He’s 60, She’s 30. Can It Work?
I got a call from a friend the other day. He said, “Joshua, I met a woman that I’m so in tune with. I feel her energy. Our chemistry is out of this world. It’s wild. When we talk, we completely understand each other. It feels like I’m touching her when I’m not. I relate to her and she relates to me. But there’s just one issue. I’m 60 years old, and she’s 30. How can I make her want to get together with me?”
Listen carefully to that phrase he used: “How can I make her want to get together with me?”
If you have to work at getting somebody to want to get together with you, it means you’ve gone into salesman mode. You’re trying to sell somebody on the benefits of something.
You may as well say it this way: “Hey, I’m a great guy! I can pleasure you in bed better than any other man ever could. I’ll be cool even when I’m older. I’m wise, which means I can teach you so much…”
And on and on and on.
But that’s not how things really work. The moment you fall into salesman mode after you’ve met someone is the moment you give up any and all power in the situation.
Here’s the truth: A 60-year-old with a 30-year-old will not work for the long term.
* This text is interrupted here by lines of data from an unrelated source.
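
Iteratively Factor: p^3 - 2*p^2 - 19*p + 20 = (p - 1)*(p^2 - p - 20) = (p - 5)*(p - 1)*(p + 4)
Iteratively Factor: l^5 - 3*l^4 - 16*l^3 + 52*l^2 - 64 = (l + 1)*(l^4 - 4*l^3 - 12*l^2 + 64*l - 64) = (l - 2)*(l + 1)*(l^3 - 2*l^2 - 16*l + 32) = (l - 2)*(l + 1)*(l + 4)*(l^2 - 6*l + 8) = (l - 4)*(l - 2)*(l + 1)*(l + 4)*(l - 2)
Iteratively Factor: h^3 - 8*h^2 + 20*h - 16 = (h - 2)*(h^2 - 6*h + 8) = (h - 4)*(h - 2)*(h - 2)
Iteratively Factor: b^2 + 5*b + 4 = (b + 1)*(b + 4)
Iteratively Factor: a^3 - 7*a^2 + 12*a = (a - 3)*(a^2 - 4*a) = a*(a - 3)*(a - 4)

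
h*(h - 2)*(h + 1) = h^3 - h^2 - 2*h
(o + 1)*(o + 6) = o^2 + 7*o + 6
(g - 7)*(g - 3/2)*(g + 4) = g^3 - 9*g^2/2 - 47*g/2 + 42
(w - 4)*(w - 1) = w^2 - 5*w + 4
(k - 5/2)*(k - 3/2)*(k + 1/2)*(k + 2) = k^4 - 3*k^3/2 - 21*k^2/4 + 43*k/8 + 15/4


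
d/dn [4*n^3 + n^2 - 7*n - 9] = 12*n^2 + 2*n - 7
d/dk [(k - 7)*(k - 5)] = 2*k - 12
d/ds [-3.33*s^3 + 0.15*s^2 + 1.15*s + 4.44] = -9.99*s^2 + 0.3*s + 1.15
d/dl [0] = 0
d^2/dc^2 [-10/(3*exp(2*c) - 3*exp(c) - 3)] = 10*(2*(2*exp(c) - 1)^2*exp(c) + (4*exp(c) - 1)*(-exp(2*c) + exp(c) + 1))*exp(c)/(3*(-exp(2*c) + exp(c) + 1)^3)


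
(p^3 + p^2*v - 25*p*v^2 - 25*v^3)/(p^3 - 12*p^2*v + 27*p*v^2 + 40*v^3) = (p + 5*v)/(p - 8*v)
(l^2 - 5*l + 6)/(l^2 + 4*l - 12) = (l - 3)/(l + 6)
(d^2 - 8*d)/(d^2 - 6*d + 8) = d*(d - 8)/(d^2 - 6*d + 8)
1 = 1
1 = 1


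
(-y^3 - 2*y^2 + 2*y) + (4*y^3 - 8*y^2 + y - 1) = 3*y^3 - 10*y^2 + 3*y - 1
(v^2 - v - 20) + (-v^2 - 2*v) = -3*v - 20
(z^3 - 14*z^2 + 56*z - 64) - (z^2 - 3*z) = z^3 - 15*z^2 + 59*z - 64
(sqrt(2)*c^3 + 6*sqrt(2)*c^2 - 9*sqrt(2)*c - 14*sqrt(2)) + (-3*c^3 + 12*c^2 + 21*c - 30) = -3*c^3 + sqrt(2)*c^3 + 6*sqrt(2)*c^2 + 12*c^2 - 9*sqrt(2)*c + 21*c - 30 - 14*sqrt(2)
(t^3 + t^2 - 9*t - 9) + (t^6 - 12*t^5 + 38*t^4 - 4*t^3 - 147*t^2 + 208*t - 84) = t^6 - 12*t^5 + 38*t^4 - 3*t^3 - 146*t^2 + 199*t - 93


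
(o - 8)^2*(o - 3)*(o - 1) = o^4 - 20*o^3 + 131*o^2 - 304*o + 192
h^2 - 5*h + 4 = (h - 4)*(h - 1)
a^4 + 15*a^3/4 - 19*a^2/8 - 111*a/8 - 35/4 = (a - 2)*(a + 1)*(a + 5/4)*(a + 7/2)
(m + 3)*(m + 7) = m^2 + 10*m + 21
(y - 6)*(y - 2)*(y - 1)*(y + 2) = y^4 - 7*y^3 + 2*y^2 + 28*y - 24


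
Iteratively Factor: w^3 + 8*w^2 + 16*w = (w)*(w^2 + 8*w + 16) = w*(w + 4)*(w + 4)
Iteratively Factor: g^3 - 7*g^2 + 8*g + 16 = (g + 1)*(g^2 - 8*g + 16) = (g - 4)*(g + 1)*(g - 4)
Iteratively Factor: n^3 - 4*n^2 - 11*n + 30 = (n - 2)*(n^2 - 2*n - 15) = (n - 2)*(n + 3)*(n - 5)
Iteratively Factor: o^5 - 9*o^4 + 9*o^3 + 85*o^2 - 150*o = (o - 2)*(o^4 - 7*o^3 - 5*o^2 + 75*o) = o*(o - 2)*(o^3 - 7*o^2 - 5*o + 75) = o*(o - 2)*(o + 3)*(o^2 - 10*o + 25) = o*(o - 5)*(o - 2)*(o + 3)*(o - 5)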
It just will not. It can not.
A 30-year-old woman has a lot going on in her life, and many more things she will want to experience. She may want a family. She has things she wants to do and things she wants to experience in the future. And when she’s 45 or 50, she won’t want to be with a man who’s 75 or 80 by then. And that makes perfect sense.
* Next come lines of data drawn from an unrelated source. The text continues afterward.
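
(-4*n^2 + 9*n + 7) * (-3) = 12*n^2 - 27*n - 21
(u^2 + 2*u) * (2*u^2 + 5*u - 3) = 2*u^4 + 9*u^3 + 7*u^2 - 6*u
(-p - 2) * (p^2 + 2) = -p^3 - 2*p^2 - 2*p - 4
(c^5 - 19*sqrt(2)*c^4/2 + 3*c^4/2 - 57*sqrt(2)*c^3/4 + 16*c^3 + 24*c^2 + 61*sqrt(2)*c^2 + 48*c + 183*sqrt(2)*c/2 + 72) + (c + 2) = c^5 - 19*sqrt(2)*c^4/2 + 3*c^4/2 - 57*sqrt(2)*c^3/4 + 16*c^3 + 24*c^2 + 61*sqrt(2)*c^2 + 49*c + 183*sqrt(2)*c/2 + 74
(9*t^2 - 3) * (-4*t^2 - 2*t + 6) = -36*t^4 - 18*t^3 + 66*t^2 + 6*t - 18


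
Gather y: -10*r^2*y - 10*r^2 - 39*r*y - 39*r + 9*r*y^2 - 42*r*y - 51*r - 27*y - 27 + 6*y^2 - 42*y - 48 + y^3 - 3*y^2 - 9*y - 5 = -10*r^2 - 90*r + y^3 + y^2*(9*r + 3) + y*(-10*r^2 - 81*r - 78) - 80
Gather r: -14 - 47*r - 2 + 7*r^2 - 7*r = 7*r^2 - 54*r - 16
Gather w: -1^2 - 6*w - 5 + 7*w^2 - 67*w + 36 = 7*w^2 - 73*w + 30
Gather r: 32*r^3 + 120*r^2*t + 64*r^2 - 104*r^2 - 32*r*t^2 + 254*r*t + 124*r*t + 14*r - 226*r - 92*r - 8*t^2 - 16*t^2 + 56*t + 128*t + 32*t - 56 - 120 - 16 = 32*r^3 + r^2*(120*t - 40) + r*(-32*t^2 + 378*t - 304) - 24*t^2 + 216*t - 192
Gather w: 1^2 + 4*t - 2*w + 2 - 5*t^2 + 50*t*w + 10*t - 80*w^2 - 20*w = -5*t^2 + 14*t - 80*w^2 + w*(50*t - 22) + 3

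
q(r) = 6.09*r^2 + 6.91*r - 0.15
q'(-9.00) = -102.71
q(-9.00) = 430.95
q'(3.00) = 43.45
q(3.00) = 75.39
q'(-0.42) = 1.79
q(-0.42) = -1.98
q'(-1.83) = -15.38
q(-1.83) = 7.60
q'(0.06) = 7.64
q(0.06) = 0.29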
But that doesn’t mean my friend should break off contact with this young woman. Life is all about seizing the moment. When people meet and are drawn towards each other, that doesn’t mean a relationship must be permanent. It can be something that lasts just a week or two, or three or four months, or a year or two.
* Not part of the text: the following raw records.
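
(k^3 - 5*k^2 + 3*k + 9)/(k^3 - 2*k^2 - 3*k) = (k - 3)/k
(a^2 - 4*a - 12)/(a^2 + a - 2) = (a - 6)/(a - 1)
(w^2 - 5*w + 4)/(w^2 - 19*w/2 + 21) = 2*(w^2 - 5*w + 4)/(2*w^2 - 19*w + 42)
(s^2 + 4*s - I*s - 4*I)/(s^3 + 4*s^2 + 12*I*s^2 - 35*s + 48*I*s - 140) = (s - I)/(s^2 + 12*I*s - 35)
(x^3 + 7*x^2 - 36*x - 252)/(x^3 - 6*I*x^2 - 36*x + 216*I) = (x + 7)/(x - 6*I)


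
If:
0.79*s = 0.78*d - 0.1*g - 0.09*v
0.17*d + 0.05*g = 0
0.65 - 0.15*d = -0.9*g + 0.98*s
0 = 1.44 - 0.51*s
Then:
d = -0.66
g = 2.24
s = 2.82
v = -32.99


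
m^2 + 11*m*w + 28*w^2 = (m + 4*w)*(m + 7*w)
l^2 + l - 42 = (l - 6)*(l + 7)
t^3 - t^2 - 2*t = t*(t - 2)*(t + 1)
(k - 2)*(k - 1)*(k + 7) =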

Everyone in life who crosses your path has a message for you. People enter your life to teach you things, and there’s things for you to learn from them. That’s the beauty of life, and it’s what dating is really all about.
After I told my 60-year-old friend to be honest with the young woman, he asked me, “What if she doesn’t want things to go any further with me? What do I do then?”
I told him to explain, “I’m 60 years old, and you’re 30. You are an experience for me, just like I am an experience for you. We’ll share things, we’ll learn from each other, and our time together will end when it’s meant to end. But in the meantime, why deny the connections we share? Why deny ourselves this experience? We can both grow so much as people through it. That’s what expanding yourself is all about. I understand you may have fears about it, but I don’t expect to spend the rest of my life with you. I don’t expect that you’ll be wheeling me around a nursing home 15 years from now. For now I’m young, I’m vital, and we have something that I’m excited about exploring.”
And leave it at that. Most people can’t do that though, thinking that having the possibility is better than facing possible rejected.
I encourage you to step into uncertainty. That’s where all of the greatest gifts of life are hiding!